Na carta, disponíveis o ano inteiro, encontra-se o recheio de chocolate negro; nutella; kinder bueno; doce de ovo; maçã e canela; doce de abóbora; requeijão de ovelha e nozes; e doce de ovo, gila e amêndoa. O mais pedido continua a ser o simples, seguido do de nutella e doce de ovo. Este, produzido de forma artesanal na pastelaria, «achamos que é inigualável e que não há nenhum no mercado que tenha a qualidade que o nosso tem», descreve o empreendedor.

Sobre os próximos sabores para recheios, ou qual a edição especial que se segue, Sequeira não quis revelar: «estão sempre no segredo dos deuses. Estamos a fazer alguns testes agora para lançarmos uma combinação de salgado e doce, mas mais não posso contar».

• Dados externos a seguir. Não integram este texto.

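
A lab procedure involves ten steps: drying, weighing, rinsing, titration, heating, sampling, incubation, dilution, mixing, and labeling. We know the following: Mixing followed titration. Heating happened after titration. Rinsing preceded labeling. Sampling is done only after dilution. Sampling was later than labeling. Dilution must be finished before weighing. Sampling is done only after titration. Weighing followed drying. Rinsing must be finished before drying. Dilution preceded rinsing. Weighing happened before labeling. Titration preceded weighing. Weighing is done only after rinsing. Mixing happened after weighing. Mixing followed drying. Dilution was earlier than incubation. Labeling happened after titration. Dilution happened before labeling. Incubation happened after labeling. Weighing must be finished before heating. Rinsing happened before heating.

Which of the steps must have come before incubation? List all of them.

dilution, drying, labeling, rinsing, titration, weighing

Directly stated before incubation: dilution and labeling.
Drying reaches incubation via drying → weighing → labeling → incubation.
Rinsing reaches incubation via rinsing → labeling → incubation.
Titration reaches incubation via titration → labeling → incubation.
Likewise weighing reaches incubation by chaining the stated constraints.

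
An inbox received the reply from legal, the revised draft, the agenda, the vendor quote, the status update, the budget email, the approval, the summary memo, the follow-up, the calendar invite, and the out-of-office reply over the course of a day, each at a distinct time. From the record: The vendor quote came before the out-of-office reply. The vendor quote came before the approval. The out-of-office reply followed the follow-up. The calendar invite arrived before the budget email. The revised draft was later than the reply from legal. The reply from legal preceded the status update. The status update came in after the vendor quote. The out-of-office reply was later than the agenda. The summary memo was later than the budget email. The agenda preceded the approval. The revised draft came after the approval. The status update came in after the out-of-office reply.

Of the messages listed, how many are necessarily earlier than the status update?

5

Directly stated before the status update: the out-of-office reply, the reply from legal, and the vendor quote.
The agenda reaches the status update via the agenda → the out-of-office reply → the status update.
The follow-up reaches the status update via the follow-up → the out-of-office reply → the status update.
No chain forces the budget email (or any of the others) ahead of the status update.
That's the agenda, the follow-up, the out-of-office reply, the reply from legal, and the vendor quote — 5 in all.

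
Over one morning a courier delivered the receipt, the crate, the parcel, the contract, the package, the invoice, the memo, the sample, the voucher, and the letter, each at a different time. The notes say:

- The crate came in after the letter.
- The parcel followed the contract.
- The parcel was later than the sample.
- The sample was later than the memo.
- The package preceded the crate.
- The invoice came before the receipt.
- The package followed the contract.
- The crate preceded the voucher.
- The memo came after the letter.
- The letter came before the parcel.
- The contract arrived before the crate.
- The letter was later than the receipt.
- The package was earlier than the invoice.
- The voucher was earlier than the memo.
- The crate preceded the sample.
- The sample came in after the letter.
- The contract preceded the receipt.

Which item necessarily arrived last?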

Apesar de o croissant ser a personagem principal, há muitas outras opções para os mais gulosos na vitrine, também elas produzidas de forma artesanal e diariamente. «Neste espaço onde nos inserimos, achámos que precisávamos de mais, de outros produtos, mas sempre com a mesma qualidade e dentro do conceito da fermentação lenta», explica Sequeira.

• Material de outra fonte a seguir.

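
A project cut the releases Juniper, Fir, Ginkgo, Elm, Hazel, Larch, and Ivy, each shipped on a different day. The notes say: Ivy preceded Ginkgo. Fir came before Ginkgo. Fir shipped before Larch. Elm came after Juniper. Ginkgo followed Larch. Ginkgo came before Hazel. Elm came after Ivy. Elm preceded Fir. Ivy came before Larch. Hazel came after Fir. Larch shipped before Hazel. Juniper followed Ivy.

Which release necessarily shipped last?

Every other release has a chain of constraints placing it before Hazel, so Hazel is last.

Hazel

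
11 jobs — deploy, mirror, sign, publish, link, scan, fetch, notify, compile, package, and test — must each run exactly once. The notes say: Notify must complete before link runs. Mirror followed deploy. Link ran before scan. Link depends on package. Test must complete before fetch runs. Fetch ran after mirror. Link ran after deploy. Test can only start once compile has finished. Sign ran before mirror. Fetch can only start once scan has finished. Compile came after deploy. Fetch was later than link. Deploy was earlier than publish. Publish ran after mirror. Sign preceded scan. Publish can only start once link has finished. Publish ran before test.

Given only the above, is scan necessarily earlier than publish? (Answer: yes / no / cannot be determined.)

cannot be determined

No chain of stated constraints runs from scan to publish, and none runs from publish to scan either.
So the relative order of scan and publish is not fixed by the given facts.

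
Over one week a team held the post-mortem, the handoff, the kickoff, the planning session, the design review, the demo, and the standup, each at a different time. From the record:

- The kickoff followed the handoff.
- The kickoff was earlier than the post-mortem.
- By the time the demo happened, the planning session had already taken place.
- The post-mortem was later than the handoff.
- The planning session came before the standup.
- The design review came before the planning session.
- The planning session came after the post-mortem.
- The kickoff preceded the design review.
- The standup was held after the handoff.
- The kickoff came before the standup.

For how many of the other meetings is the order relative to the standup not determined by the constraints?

1

Forced before the standup: the design review, the handoff, the kickoff, the planning session, and the post-mortem.
That leaves the demo with no forced order relative to the standup — 1.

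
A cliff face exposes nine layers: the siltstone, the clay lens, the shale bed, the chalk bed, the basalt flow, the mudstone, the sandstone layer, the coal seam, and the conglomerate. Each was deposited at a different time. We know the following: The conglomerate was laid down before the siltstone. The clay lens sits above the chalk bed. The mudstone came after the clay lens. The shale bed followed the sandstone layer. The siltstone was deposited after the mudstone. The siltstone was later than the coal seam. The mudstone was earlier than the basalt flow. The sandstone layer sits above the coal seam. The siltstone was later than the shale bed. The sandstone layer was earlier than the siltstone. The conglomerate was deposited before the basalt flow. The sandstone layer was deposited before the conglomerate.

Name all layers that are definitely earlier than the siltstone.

Directly stated before the siltstone: the coal seam, the conglomerate, the mudstone, the sandstone layer, and the shale bed.
The chalk bed reaches the siltstone via the chalk bed → the clay lens → the mudstone → the siltstone.
The clay lens reaches the siltstone via the clay lens → the mudstone → the siltstone.
No chain forces the basalt flow ahead of the siltstone.

the chalk bed, the clay lens, the coal seam, the conglomerate, the mudstone, the sandstone layer, the shale bed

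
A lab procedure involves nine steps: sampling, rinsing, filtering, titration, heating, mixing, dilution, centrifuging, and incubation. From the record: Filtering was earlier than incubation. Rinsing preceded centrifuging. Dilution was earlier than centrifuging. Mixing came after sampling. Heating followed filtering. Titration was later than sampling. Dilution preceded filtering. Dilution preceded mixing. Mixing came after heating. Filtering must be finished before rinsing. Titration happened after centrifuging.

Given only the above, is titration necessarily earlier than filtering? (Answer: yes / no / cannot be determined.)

Tracing the constraints gives filtering → rinsing → centrifuging → titration, so filtering must come before titration.
That means titration cannot be before filtering.

no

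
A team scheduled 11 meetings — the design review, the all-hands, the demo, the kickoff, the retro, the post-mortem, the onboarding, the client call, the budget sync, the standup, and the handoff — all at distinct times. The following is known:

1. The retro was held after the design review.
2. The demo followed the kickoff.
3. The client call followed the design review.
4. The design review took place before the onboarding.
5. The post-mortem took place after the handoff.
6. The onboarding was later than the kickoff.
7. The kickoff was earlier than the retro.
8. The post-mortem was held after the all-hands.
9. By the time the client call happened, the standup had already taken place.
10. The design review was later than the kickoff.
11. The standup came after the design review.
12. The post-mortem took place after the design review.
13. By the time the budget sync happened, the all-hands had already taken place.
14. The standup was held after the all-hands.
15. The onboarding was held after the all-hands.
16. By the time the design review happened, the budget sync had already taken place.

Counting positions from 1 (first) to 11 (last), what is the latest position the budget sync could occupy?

The budget sync must come before the client call, the design review, the onboarding, the post-mortem, the retro, and the standup — 6 meetings forced after it.
Everything else can be placed before the budget sync in some valid order, so the budget sync can sit as late as position 11 − 6 = 5.

5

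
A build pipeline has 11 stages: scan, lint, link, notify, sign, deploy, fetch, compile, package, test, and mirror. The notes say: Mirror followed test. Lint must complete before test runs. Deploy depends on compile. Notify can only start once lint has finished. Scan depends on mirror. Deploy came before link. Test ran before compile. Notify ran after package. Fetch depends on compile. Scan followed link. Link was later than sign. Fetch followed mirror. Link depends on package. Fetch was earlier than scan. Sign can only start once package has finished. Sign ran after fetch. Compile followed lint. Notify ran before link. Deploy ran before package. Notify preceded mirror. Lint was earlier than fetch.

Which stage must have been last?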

Por isso, na secção da padaria encontra-se pão de fermentação natural, papossecos e pão de água, os únicos que não são confecionados pela equipa de Sequeira. Na vitrine encontram-se vários produtos de pastelaria fina, bolos de aniversário por encomenda e diversos salgados. «Também somos muito fortes nos salgados porque o nosso pasteleiro é brasileiro. As nossas coxinhas e o pão de queijo são já uma referência em Faro. Depois temos algumas refeições ligeiras, com destaque para as pizas de fermentação natural», enumera.
Por dia, são produzidos cerca de 350 croissants na nova loja do Mercado Municipal de Faro, mas nem esse valor parece chegar para a procura. «Só conseguimos fazer revenda dos nossos produtos a quem os venha cá buscar, não temos capacidade para fazer entregas fora. Daí também não os conseguirmos exportar para outros pontos do país, mesmo quando a procura não nos falta», aponta.

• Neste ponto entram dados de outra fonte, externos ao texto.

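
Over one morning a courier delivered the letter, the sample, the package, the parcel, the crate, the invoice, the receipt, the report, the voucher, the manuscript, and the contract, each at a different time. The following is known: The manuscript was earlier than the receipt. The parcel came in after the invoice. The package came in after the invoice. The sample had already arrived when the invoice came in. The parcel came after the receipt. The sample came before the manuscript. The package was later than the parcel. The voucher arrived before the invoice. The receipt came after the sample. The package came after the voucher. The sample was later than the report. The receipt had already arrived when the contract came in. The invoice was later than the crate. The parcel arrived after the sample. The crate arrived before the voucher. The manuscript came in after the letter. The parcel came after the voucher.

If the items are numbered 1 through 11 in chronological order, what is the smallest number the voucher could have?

2

The crate must come before the voucher — 1 forced predecessor.
Nothing else is forced ahead of the voucher, so its earliest slot is position 1 + 1 = 2.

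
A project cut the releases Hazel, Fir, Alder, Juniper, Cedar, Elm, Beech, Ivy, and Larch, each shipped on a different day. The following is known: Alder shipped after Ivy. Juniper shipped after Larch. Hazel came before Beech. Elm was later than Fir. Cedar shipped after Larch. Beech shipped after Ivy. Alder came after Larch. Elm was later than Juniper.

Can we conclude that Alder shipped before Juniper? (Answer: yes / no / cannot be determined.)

cannot be determined

No chain of stated constraints runs from Alder to Juniper, and none runs from Juniper to Alder either.
So the relative order of Alder and Juniper is not fixed by the given facts.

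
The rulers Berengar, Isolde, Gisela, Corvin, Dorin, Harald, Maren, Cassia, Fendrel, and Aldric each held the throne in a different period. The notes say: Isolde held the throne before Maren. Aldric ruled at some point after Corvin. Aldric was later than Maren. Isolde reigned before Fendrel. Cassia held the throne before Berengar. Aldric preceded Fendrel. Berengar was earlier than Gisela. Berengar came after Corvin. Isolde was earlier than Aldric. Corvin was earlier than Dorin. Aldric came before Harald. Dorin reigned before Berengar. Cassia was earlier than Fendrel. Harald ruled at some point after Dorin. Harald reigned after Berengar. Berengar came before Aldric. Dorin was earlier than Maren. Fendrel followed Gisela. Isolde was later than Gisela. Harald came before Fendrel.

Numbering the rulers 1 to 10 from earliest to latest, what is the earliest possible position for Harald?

9

Aldric, Berengar, Cassia, Corvin, Dorin, Gisela, Isolde, and Maren must all come before Harald — 8 forced predecessors.
Nothing else is forced ahead of Harald, so their earliest slot is position 8 + 1 = 9.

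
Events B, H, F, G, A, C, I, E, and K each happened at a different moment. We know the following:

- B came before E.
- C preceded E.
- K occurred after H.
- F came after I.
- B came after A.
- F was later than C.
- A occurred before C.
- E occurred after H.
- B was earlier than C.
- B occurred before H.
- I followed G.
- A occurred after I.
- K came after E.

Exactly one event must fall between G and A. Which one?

I

Tracing the constraints gives G → I → A, so I sits after G and before A.
No other event is forced both after G and before A.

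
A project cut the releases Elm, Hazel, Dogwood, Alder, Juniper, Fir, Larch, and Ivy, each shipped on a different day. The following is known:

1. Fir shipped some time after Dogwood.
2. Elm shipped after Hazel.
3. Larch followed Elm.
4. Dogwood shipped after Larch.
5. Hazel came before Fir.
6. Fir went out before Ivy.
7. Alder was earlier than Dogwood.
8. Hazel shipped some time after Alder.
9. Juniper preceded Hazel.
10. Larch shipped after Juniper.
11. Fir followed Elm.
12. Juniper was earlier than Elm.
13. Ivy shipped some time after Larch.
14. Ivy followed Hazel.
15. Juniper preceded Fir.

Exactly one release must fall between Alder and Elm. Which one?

Tracing the constraints gives Alder → Hazel → Elm, so Hazel sits after Alder and before Elm.
No other release is forced both after Alder and before Elm.

Hazel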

Questionado sobre quais os próximos passos da marca e se abrir um novo espaço é uma hipótese, o proprietário responde que, num futuro próximo, «queremos dinamizar mais as refeições ligeiras para almoço e acrescentar sopas ao menu. Mais tarde, depois de sentirmos que este projeto está cimentado, pensamos em expandir. Há ideias para o Algarve, porque somos uma empresa algarvia com muito orgulho, mas queremos dar esse passo de forma estratégica e com calma».
«O Croissant Marafade» está aberto todos os dias entre as 07h00 e as 19h30, sendo que ao sábado e domingo encerra às 14h00.